Un compte à rebours angoissant s’est déclenché dans le sud-est de la République démocratique du Congo. La compagnie nationale zambienne ZESCO a signifié, mardi 12 mai, un ultimatum de 48 heures à la Société nationale d’électricité (SNEL) : d’ici vendredi, l’alimentation électrique des territoires de Sakania, Kasenga et Pweto, ainsi que de la commune de Mokambo, pourrait être suspendue. La menace d’une coupure d’électricité au Haut-Katanga, brandie par le fournisseur zambien, plonge des milliers de familles dans l’incertitude.
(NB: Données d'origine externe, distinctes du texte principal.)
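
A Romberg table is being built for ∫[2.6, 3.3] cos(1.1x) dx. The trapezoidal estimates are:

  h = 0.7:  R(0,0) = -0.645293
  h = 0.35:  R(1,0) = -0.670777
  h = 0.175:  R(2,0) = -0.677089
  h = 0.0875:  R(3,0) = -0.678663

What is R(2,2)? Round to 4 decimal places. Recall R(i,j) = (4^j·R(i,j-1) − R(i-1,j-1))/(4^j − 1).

-0.6792

R(1,1) = (4·(-0.670777) − (-0.645293)) / 3 = -0.679272
R(2,1) = -0.677089 + (-0.677089 − (-0.670777))/3 = -0.679193
R(2,2) = -0.679193 + (-0.679193 − (-0.679272))/15 = -0.679188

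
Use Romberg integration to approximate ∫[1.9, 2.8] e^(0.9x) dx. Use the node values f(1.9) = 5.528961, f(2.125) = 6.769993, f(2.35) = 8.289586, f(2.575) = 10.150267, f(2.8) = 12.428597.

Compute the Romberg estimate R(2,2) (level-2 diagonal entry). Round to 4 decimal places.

7.6663

R(0,0) (trapezoid, 1 panel, h=0.9000): 8.080901
R(1,0) (trapezoid, 2 panels, h=0.4500): 7.770764
R(2,0) (trapezoid, 4 panels, h=0.2250): 7.692441
R(1,1) = 7.770764 + (7.770764 − 8.080901)/3 = 7.667385
R(2,1) = 7.692441 + (7.692441 − 7.770764)/3 = 7.666333
R(2,2) = 7.666333 + (7.666333 − 7.667385)/15 = 7.666263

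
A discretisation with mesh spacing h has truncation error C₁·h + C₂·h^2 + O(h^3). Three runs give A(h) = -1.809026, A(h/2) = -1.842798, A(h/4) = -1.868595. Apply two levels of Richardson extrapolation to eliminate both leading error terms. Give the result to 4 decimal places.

First eliminate the h term (factor 2^1 = 2):
  B₁ = (2·(-1.842798) − (-1.809026))/1 = -1.876570
  B₂ = (2·(-1.868595) − (-1.842798))/1 = -1.894392
Then eliminate the h^2 term (factor 2^2 = 4):
  (4·(-1.894392) − (-1.876570))/3 = -1.900333

-1.9003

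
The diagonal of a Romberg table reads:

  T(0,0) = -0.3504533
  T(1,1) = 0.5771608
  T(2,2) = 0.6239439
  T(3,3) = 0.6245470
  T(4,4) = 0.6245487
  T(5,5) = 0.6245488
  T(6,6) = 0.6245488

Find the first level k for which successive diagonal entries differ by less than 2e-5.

k = 4

|T(1,1) − T(0,0)| = 0.9276141 ≥ 2e-5
|T(2,2) − T(1,1)| = 0.0467831 ≥ 2e-5
|T(3,3) − T(2,2)| = 0.0006031 ≥ 2e-5
|T(4,4) − T(3,3)| = 0.0000017 < 2e-5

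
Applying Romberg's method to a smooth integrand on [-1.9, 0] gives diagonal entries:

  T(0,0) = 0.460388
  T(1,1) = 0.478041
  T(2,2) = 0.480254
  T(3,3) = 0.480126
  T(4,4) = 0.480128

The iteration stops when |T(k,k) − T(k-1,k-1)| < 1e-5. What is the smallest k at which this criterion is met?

|T(1,1) − T(0,0)| = 0.017653 ≥ 1e-5
|T(2,2) − T(1,1)| = 0.002213 ≥ 1e-5
|T(3,3) − T(2,2)| = 0.000128 ≥ 1e-5
|T(4,4) − T(3,3)| = 0.000002 < 1e-5

k = 4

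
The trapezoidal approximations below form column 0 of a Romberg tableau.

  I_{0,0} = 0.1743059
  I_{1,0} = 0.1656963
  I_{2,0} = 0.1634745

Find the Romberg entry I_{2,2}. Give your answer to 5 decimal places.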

Si la correspondance de ZESCO, adressée à la direction provinciale de la SNEL, n’explicite pas les motifs de cette décision radicale, plusieurs sources proches du dossier évoquent des impayés chroniques qui plomberaient la relation commerciale entre le distributeur congolais et son principal fournisseur d’énergie dans cette zone frontalière. La dépendance du Haut-Katanga vis-à-vis de la Zambie pour sa fourniture d’électricité n’est plus à démontrer : Sakania, Kasenga et Pweto sont littéralement branchés sur le réseau zambien, faute d’une desserte domestique viable. Une déconnexion brutale constituerait un véritable séisme socio-économique pour ces régions dont l’activité minière et agricole repose entièrement sur un approvisionnement stable en électricité. Qu’adviendra-t-il des petites entreprises, des centres de santé et des ménages si, demain, le courant venait à manquer ? La question, aussi rhétorique soit-elle, reflète l’angoisse palpable dans les rues de ces cités frontalières.
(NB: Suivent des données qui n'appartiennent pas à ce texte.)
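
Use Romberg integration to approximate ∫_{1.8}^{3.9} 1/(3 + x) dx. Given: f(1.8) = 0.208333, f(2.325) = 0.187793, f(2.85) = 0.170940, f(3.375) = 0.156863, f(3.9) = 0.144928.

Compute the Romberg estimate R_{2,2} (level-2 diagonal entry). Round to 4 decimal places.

R_{0,0} (trapezoid, 1 panel, h=2.1000): 0.370924
R_{1,0} (trapezoid, 2 panels, h=1.0500): 0.364949
R_{2,0} (trapezoid, 4 panels, h=0.5250): 0.363419
R_{1,1} = 0.364949 + (0.364949 − 0.370924)/3 = 0.362957
R_{2,1} = 0.363419 + (0.363419 − 0.364949)/3 = 0.362909
R_{2,2} = 0.362909 + (0.362909 − 0.362957)/15 = 0.362906

0.3629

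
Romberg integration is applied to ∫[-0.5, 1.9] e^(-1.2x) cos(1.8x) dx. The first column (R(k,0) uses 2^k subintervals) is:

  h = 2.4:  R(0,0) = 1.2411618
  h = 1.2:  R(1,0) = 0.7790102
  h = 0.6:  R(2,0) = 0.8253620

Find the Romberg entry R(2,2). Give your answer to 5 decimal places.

Richardson extrapolation on the trapezoidal column (denominator 4−1=3):
R(1,1) = (4·0.7790102 − 1.2411618) / 3 = 0.6249597
R(2,1) = (4·0.8253620 − 0.7790102) / 3 = 0.8408126
R(2,2) = (16·0.8408126 − 0.6249597) / 15 = 0.8552028

0.85520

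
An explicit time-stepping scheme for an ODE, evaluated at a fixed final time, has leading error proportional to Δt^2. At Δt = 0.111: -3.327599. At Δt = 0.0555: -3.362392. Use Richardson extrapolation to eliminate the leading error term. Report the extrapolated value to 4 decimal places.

The leading error scales as Δt^2; refining by a factor of 2 reduces it by 2^2 = 4.
Extrapolated value = (4·A(Δt/2) − A(Δt)) / (4 − 1)
= (4·(-3.362392) − (-3.327599)) / 3
= -10.121969 / 3 = -3.373990

-3.3740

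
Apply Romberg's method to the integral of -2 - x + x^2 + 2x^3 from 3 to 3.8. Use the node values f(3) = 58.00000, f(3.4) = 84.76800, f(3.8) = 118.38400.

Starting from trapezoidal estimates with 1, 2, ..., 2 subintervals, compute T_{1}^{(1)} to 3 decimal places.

T_{0}^{(0)} (trapezoid, 1 panel, h=0.8000): 70.55360
T_{1}^{(0)} (trapezoid, 2 panels, h=0.4000): 69.18400
T_{1}^{(1)} = 69.18400 + (69.18400 − 70.55360)/3 = 68.72747

68.727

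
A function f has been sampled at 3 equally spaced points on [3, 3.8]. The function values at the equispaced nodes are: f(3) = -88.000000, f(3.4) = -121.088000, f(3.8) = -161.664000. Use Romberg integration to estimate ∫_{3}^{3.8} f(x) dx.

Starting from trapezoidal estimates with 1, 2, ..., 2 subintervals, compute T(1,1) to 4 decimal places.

-97.8688

T(0,0) (trapezoid, 1 panel, h=0.8000): -99.865600
T(1,0) (trapezoid, 2 panels, h=0.4000): -98.368000
T(1,1) = -98.368000 + (-98.368000 − (-99.865600))/3 = -97.868800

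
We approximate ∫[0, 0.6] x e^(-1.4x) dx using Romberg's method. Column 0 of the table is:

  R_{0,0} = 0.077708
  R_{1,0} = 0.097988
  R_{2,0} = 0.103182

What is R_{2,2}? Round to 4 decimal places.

0.1049

R_{1,1} = 0.097988 + (0.097988 − 0.077708)/3 = 0.104748
R_{2,1} = (4·0.103182 − 0.097988) / 3 = 0.104913
R_{2,2} = (16·0.104913 − 0.104748) / 15 = 0.104924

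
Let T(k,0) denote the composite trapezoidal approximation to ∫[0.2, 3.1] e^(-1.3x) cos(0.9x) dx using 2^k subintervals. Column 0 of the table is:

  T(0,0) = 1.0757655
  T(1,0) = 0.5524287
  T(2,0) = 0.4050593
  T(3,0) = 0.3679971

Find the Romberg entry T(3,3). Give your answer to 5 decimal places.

0.35564

Richardson extrapolation on the trapezoidal column (denominator 4−1=3):
T(1,1) = (4·0.5524287 − 1.0757655) / 3 = 0.3779831
T(2,1) = 0.4050593 + (0.4050593 − 0.5524287)/3 = 0.3559362
T(3,1) = (4·0.3679971 − 0.4050593) / 3 = 0.3556430
T(2,2) = 0.3559362 + (0.3559362 − 0.3779831)/15 = 0.3544664
T(3,2) = (16·0.3556430 − 0.3559362) / 15 = 0.3556235
T(3,3) = (64·0.3556235 − 0.3544664) / 63 = 0.3556419
(Column j=1 coincides with Simpson's rule on the same nodes.)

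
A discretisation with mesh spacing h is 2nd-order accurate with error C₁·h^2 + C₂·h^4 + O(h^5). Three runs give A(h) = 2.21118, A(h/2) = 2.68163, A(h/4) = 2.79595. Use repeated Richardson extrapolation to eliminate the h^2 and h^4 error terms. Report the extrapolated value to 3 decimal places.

First eliminate the h^2 term (factor 2^2 = 4):
  B₁ = (4·2.68163 − 2.21118)/3 = 2.83845
  B₂ = (4·2.79595 − 2.68163)/3 = 2.83406
Then eliminate the h^4 term (factor 2^4 = 16):
  (16·2.83406 − 2.83845)/15 = 2.83377

2.834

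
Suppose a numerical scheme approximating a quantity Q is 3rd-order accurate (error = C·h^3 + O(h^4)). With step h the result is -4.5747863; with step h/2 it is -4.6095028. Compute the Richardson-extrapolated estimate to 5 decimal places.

-4.61446

The leading error scales as h^3; refining by a factor of 2 reduces it by 2^3 = 8.
Extrapolated value = (8·A(h/2) − A(h)) / (8 − 1)
= (8·(-4.6095028) − (-4.5747863)) / 7
= -32.3012361 / 7 = -4.6144623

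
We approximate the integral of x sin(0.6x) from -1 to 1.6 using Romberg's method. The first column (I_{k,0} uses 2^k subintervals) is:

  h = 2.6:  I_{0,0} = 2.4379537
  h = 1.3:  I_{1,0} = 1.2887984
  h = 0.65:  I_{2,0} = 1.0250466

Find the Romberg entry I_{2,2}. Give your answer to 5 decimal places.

Richardson extrapolation on the trapezoidal column (denominator 4−1=3):
I_{1,1} = 1.2887984 + (1.2887984 − 2.4379537)/3 = 0.9057466
I_{2,1} = 1.0250466 + (1.0250466 − 1.2887984)/3 = 0.9371293
I_{2,2} = 0.9371293 + (0.9371293 − 0.9057466)/15 = 0.9392215

0.93922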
Face à cette épée de Damoclès, la société civile du territoire de Sakania a haussé le ton. Son président, Jean Wolondo, n’a pas caché sa vive préoccupation : « Nous venons à peine de recevoir une lettre émanant de ZESCO United, adressée à la SNEL Haut-Katanga, donnant une échéance de deux jours pour interrompre la fourniture. » Ce cri d’alarme de la société civile de Sakania traduit une frayeur collective : celle de voir la pénombre devenir un terreau fertile pour les bandits. L’activiste rappelle, avec une pointe d’amertume, qu’une précédente coupure avait plongé la région dans le chaos avant que le gouvernement central et les élus locaux ne réussissent, in extremis, à rétablir le courant. « Il n’y a pas longtemps, ZESCO Zambie avait déjà interrompu la fourniture, et seul un déploiement diplomatique et financier a permis de remettre les compteurs en marche », a-t-il déclaré, appelant l’État congolais à réagir avant qu’il ne soit trop tard.
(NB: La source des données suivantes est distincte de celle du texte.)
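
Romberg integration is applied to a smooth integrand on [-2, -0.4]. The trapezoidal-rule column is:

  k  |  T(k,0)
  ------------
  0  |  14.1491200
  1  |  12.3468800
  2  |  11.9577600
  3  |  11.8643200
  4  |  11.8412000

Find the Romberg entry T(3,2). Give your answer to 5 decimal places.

11.83351

Richardson extrapolation on the trapezoidal column (denominator 4−1=3):
T(2,1) = (4·11.9577600 − 12.3468800) / 3 = 11.8280533
T(3,1) = (4·11.8643200 − 11.9577600) / 3 = 11.8331733
T(3,2) = (16·11.8331733 − 11.8280533) / 15 = 11.8335146
(Column j=1 coincides with Simpson's rule on the same nodes.)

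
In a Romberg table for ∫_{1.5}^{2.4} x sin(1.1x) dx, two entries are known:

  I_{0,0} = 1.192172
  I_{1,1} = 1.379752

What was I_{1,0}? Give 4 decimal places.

1.3329

From I_{1,1} = (4·I_{1,0} − I_{0,0})/3, solve for I_{1,0}:
4·I_{1,0} = 3·1.379752 + 1.192172 = 5.331428
I_{1,0} = 1.332857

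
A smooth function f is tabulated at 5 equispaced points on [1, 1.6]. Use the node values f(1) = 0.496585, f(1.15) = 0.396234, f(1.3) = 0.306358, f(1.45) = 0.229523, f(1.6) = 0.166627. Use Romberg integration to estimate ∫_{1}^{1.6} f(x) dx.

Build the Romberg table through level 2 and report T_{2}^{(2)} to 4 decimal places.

0.1890

T_{0}^{(0)} (trapezoid, 1 panel, h=0.6000): 0.198964
T_{1}^{(0)} (trapezoid, 2 panels, h=0.3000): 0.191389
T_{2}^{(0)} (trapezoid, 4 panels, h=0.1500): 0.189558
T_{1}^{(1)} = 0.191389 + (0.191389 − 0.198964)/3 = 0.188864
T_{2}^{(1)} = 0.189558 + (0.189558 − 0.191389)/3 = 0.188948
T_{2}^{(2)} = 0.188948 + (0.188948 − 0.188864)/15 = 0.188954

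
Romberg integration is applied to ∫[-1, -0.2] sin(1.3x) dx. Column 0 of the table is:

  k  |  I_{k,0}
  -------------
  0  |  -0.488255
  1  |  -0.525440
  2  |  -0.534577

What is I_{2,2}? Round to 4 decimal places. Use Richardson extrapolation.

I_{1,1} = -0.525440 + (-0.525440 − (-0.488255))/3 = -0.537835
I_{2,1} = -0.534577 + (-0.534577 − (-0.525440))/3 = -0.537623
I_{2,2} = -0.537623 + (-0.537623 − (-0.537835))/15 = -0.537609

-0.5376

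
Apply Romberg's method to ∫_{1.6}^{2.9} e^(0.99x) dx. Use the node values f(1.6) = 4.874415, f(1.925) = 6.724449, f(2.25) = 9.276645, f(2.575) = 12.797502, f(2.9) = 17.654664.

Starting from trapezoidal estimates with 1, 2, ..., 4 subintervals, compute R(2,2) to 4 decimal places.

R(0,0) (trapezoid, 1 panel, h=1.3000): 14.643901
R(1,0) (trapezoid, 2 panels, h=0.6500): 13.351770
R(2,0) (trapezoid, 4 panels, h=0.3250): 13.020519
R(1,1) = 13.351770 + (13.351770 − 14.643901)/3 = 12.921060
R(2,1) = 13.020519 + (13.020519 − 13.351770)/3 = 12.910102
R(2,2) = 12.910102 + (12.910102 − 12.921060)/15 = 12.909371

12.9094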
L’enjeu dépasse la simple commodité. L’électricité, véritable colonne vertébrale de l’économie locale, conditionne aussi bien la sécurité des populations que la résilience des infrastructures de base. Sans courant, les pompes à eau s’arrêtent, les frigos de conservation des médicaments se vident, et les postes de police se retrouvent plongés dans l’obscurité, offrant aux malfaiteurs une couverture idéale. La menace d’une insécurité galopante n’est pas un fantasme : dans ces zones où la frontière avec la Zambie est poreuse, le moindre relâchement de la présence étatique se paie au prix fort. La coupure annoncée par ZESCO serait donc bien plus qu’un désagrément technique ; elle pourrait aggraver une situation sécuritaire déjà fragile.
Les jours à venir s’annoncent décisifs. Une intervention rapide du gouvernement congolais, sans doute par la voie diplomatique ou par le règlement des arriérés, reste le seul espoir pour éviter le black-out. Le scénario d’une déconnexion temporaire, déjà vécu par le passé, montre que la SNEL et la partie zambienne savent rouvrir le robinet énergétique lorsque la pression monte. Mais à quel prix ? Cette valse des ultimatums interpelle sur l’incapacité chronique de la RDC à sécuriser son indépendance énergétique. Tant que le Haut-Katanga demeurera tributaire du réseau zambien, les populations resteront otages d’un jeu de poker où les coupures servent de levier. L’heure est à la concertation, car plonger Sakania, Kasenga et Pweto dans le noir, c’est éteindre un peu plus la flamme d’un développement déjà vacillant.